I'm glad you are having a good day Carol and are feeling some improvement. Happy 4th of July! I sincerely doubt a loving Creator would expect us to build huge monuments and temples to worship It in either...but rather we use any extra funds we have to try and create a more peaceful world for those less fortunate. It just galls me to see how so many T.V. evangelists who swear on the Bible and Jesus Christ use so much of the money they generate to live lifestyles of kings and millionaires. I would think it would hack off any Supreme Being in whose name they preach.

oneperson said...

Amen Anna.

If there is a future time of judgement and all things revealed, I think we will all be in for some surprises. And more so for the self-righteous proclaimers of so-called truth.

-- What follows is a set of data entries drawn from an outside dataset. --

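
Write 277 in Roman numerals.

Convert 277 to Roman numerals:
  277 contains 2×100 (CC)
  77 contains 1×50 (L)
  27 contains 2×10 (XX)
  7 contains 1×5 (V)
  2 contains 2×1 (II)

CCLXXVII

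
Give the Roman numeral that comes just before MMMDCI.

MMMDCI = 3601; previous is 3600

MMMDC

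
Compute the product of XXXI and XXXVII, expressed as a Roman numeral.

XXXI = 31
XXXVII = 37
31 × 37 = 1147

MCXLVII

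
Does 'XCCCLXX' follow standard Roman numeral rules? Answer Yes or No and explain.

'XCCCLXX': X (position 1) comes before the larger symbol C (position 3) without being directly in front of it as a subtractive pair; apart from IV, IX, XL, XC, CD and CM, symbols must go from largest to smallest

No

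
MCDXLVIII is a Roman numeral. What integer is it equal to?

MCDXLVIII: M=1000, CD=400, XL=40, V=5, I=1, I=1, I=1
1000 + 400 + 40 + 5 + 1 + 1 + 1 = 1448

1448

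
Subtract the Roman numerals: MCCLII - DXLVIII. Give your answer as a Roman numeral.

MCCLII = 1252
DXLVIII = 548
1252 - 548 = 704

DCCIV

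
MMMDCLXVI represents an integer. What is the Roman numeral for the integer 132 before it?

MMMDCLXVI = 3666
3666 - 132 = 3534

MMMDXXXIV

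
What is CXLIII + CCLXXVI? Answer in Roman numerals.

CXLIII = 143
CCLXXVI = 276
143 + 276 = 419

CDXIX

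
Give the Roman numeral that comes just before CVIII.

CVIII = 108; previous is 107

CVII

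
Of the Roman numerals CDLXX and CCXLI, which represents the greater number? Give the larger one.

CDLXX = 470
CCXLI = 241
470 is larger

CDLXX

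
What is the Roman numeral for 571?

Convert 571 to Roman numerals:
  571 contains 1×500 (D)
  71 contains 1×50 (L)
  21 contains 2×10 (XX)
  1 contains 1×1 (I)

DLXXI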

Thanks for the Happy 4th and good health vibes. <3

Have you done your traveling yet?

Anna Maria said...

I recently flew to Memphis to celebrate my great-grandson 3rd birthday and I'm really looking for to spending the last week of July in New Hampshire celebrating with family my soldier grandson's "family" wedding. He met a wonderful army nurse and they married in a quick civil service last May all the while planning to have big formal "church" wedding in her hometown of Wolfeboro N.H. this year. All my kids and most of the grandkids will be there and it isn't very often anymore we can all get together. I'll probably squirm a little in the Catholic Church I left over 40 years ago but if it's their thing...I wish them many years of wedded bliss and blessings. <3

oneperson said...

So wonderful Anna!! The Memphis trip was like a little sneak preview. ;D
All the kids and most of the grandkids in NH later this month. What an awesome gift. <3

I hear you on the squirming...just don't fart! :D

And I join in with your wishes for many years of wedded bliss and blessings.